STORY AND PHOTOS BY KAREN BOSSICK
Michael Kimmel got a surprise as he pedaled his mountain bike to the end of the Corral Creek Trail.
There, with the sheep corrals in the background, was a restroom dangling in the air.
“I didn’t expect to see something like this!” he said, watching as a Hy-Lift crane lowered the vault toilet into a hole in the ground.
The Ketchum Ranger District installed three new Sweet Smelling Technology vault toilets this past week.
One replaced a smelly old-style vault toilet that had survived the 2013 Beaver Creek Fire at the popular Greenhorn trailhead.
One was positioned at an area known as Uncle John’s Corral, an area along the road to the Pioneer Cabin trailhead that has been seeing increased dispersed camping and mountain bike use.
And the other was situated at the popular Red Warrior trailhead along Warm Springs Road.
The “comfort stations,” as District Ranger Kurt Nelson calls them, were made possible with matching grants from Idaho Department of Parks and Recreation.
They cost $20,000 each so they’re not inexpensive,” said Nelson. “We’ve been putting in for a grant for a couple years—we finally got on their radar and we were able to match the funding.”

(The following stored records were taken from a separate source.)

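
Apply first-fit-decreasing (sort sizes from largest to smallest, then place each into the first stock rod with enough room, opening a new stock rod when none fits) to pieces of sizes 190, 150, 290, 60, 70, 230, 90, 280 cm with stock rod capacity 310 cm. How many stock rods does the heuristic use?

Sorted descending: 290, 280, 230, 190, 150, 90, 70, 60.
  290 → stock rod 1 (new)  [load 290/310]
  280 → stock rod 2 (new)  [load 280/310]
  230 → stock rod 3 (new)  [load 230/310]
  190 → stock rod 4 (new)  [load 190/310]
  150 → stock rod 5 (new)  [load 150/310]
  90 → stock rod 4  [load 280/310]
  70 → stock rod 3  [load 300/310]
  60 → stock rod 5  [load 210/310]
5 stock rods opened.

5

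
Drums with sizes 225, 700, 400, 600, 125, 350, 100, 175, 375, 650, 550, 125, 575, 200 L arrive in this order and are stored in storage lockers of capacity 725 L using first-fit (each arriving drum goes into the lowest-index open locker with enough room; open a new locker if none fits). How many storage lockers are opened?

8

  225 → locker 1 (new)  [load 225/725]
  700 → locker 2 (new)  [load 700/725]
  400 → locker 1  [load 625/725]
  600 → locker 3 (new)  [load 600/725]
  125 → locker 3  [load 725/725]
  350 → locker 4 (new)  [load 350/725]
  100 → locker 1  [load 725/725]
  175 → locker 4  [load 525/725]
  375 → locker 5 (new)  [load 375/725]
  650 → locker 6 (new)  [load 650/725]
  550 → locker 7 (new)  [load 550/725]
  125 → locker 4  [load 650/725]
  575 → locker 8 (new)  [load 575/725]
  200 → locker 5  [load 575/725]
8 storage lockers opened.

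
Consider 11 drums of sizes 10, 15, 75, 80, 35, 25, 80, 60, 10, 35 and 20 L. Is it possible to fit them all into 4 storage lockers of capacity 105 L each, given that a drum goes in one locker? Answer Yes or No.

Total = 445 L; ⌈445/105⌉ = 5.
At least 5 storage lockers are required, but only 4 are allowed.

No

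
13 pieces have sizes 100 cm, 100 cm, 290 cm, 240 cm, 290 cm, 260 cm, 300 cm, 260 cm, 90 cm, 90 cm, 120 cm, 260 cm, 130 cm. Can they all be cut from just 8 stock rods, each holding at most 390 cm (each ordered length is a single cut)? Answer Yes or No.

Yes

A valid assignment using 7 stock rods:
  stock rod 1: 300 + 90 = 390
  stock rod 2: 290 + 100 = 390
  stock rod 3: 290 + 100 = 390
  stock rod 4: 260 + 130 = 390
  stock rod 5: 260 + 120 = 380
  stock rod 6: 260 + 90 = 350
  stock rod 7: 240 = 240
That uses only 7 ≤ 8, so 8 stock rods are enough.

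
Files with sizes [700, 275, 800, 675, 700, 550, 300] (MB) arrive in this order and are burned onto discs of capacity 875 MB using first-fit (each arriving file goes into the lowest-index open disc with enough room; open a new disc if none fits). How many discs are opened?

  700 → disc 1 (new)  [load 700/875]
  275 → disc 2 (new)  [load 275/875]
  800 → disc 3 (new)  [load 800/875]
  675 → disc 4 (new)  [load 675/875]
  700 → disc 5 (new)  [load 700/875]
  550 → disc 2  [load 825/875]
  300 → disc 6 (new)  [load 300/875]
6 discs opened.

6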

The prefabricated vaults with ADA grab bars were made by CXT, the leading manufacturer of concrete restrooms, shower, concessions and storage buildings. They use Sweet Smelling Technology which was developed by the U.S. Forest Service in the early 1990s using passive ventilation to maintain an odor-free facility.
Each of the vault toilets, which weighed 27,000 pounds in entirety, made its way from Spokane to Ketchum in three pieces on three separate semi trucks.
The plan had been to install all on the same day, but that was foiled when one of the trucks broke down in Oregon.
Zach Poff, the recreation program manager for the Ketchum Ranger District, had to work his way through a parking lot full of bicyclists and hikers at 8:30 in the morning at Greenhorn to get enough space to situate the crane and semi to install the first toilet.
Still, he managed to finish the project in time to hotfoot it to Uncle John’s Corralto meet the second semi, only to find it had taken a wrong turn on its route through Arco, making it a little late.
Poff had already had a mini excavator dig a 15-foot-long hole nearly five feet deep near the hillside.
He had to orient the hole just right so that the vent stack on the outhouse would attract the maximum amount of sunlight to cause rising warm air to move unpleasant odors out of the building.
He also had to make sure the restroom would be situated where it could catch an afternoon breeze to further mitigate any unwanted aroma.
“It’s funny how much we in the Forest Service deal with waste, whether it’s human, dog or horse,” he said. “Fortunately, we have a partnership with the Environmental Resource Center to take care of pet waste at the trailheads. We used to do it and it’s a filthy job—especially when it’s 90 degree out and something drips and goes everywhere.
“Horses are probably the easiest to deal with,” he added. “Theirs is the most biodegradable because of what horses eat.”
The 94-foot-tall crane from Bellevue rolled into place and the driver got it ready, putting stabilizers down on heavy wooden rounds.
The crane picked up the 16,000-pound concrete vault, which will be able to accommodate a thousand gallons of waste, and lowered it into the hole as Poff and others helped guide it.
One of the workers jumped into the hole with a leveler and signaled for the crane to raise the vault back up while workers shoveled a little more dirt underneath.
The worker then spread an inch-thick double-sided sticky tape on top of the 3-inch thick walls and the crane lowered the middle section of the building on top.
Poff helped slip the 15-foot chimney through the hole meant for it and the crane lowered the top part of the building matching bolts with bolt holes to complete the trifecta.
The production attracted a number of sightseers ranging from hikers driving down the road to Pioneer Cabin to a group of mountain bikers who were visiting Sun Valley.
“We don’t need a toilet here,” one local mountain biker muttered under his breath as he cruised through.
“I hope this doesn’t attract more people on this trail,” voiced another.
"I've often thought it might be nice to have something like this here," said Kimmel.
The addition of two more toilets brings to 16 the number of vault toilets on the Ketchum Ranger District.
The delivery man handed Poff a can of touchup paint and three rolls of toilet paper to get things started.
But anyone who thought they might be the first to christen the new outhouse was sorely disappointed.
“You’ll have to hold it a little longer,” said Poff, eyeing a foot-wide moat around the toilet. “We’ll have to bring the mini excavator back and fill this in before we can become operational.”
TRAIL WORK UNDERWAY
An Idaho Conservation Corps crew started work this past week spraying weeds and invasive species along the Fox Creek Trail and trails in Adams Gulch.
Another has started rebuilding a trail in Federal Gulch in East Fork that was heavily damaged by the record snows of the 2016-2017 winter season.
And a local contractor will begin work on a 5.5-mile reroute of Alden Gulch off the Baker Creek Road on Wednesday. Hand crews will finish the project.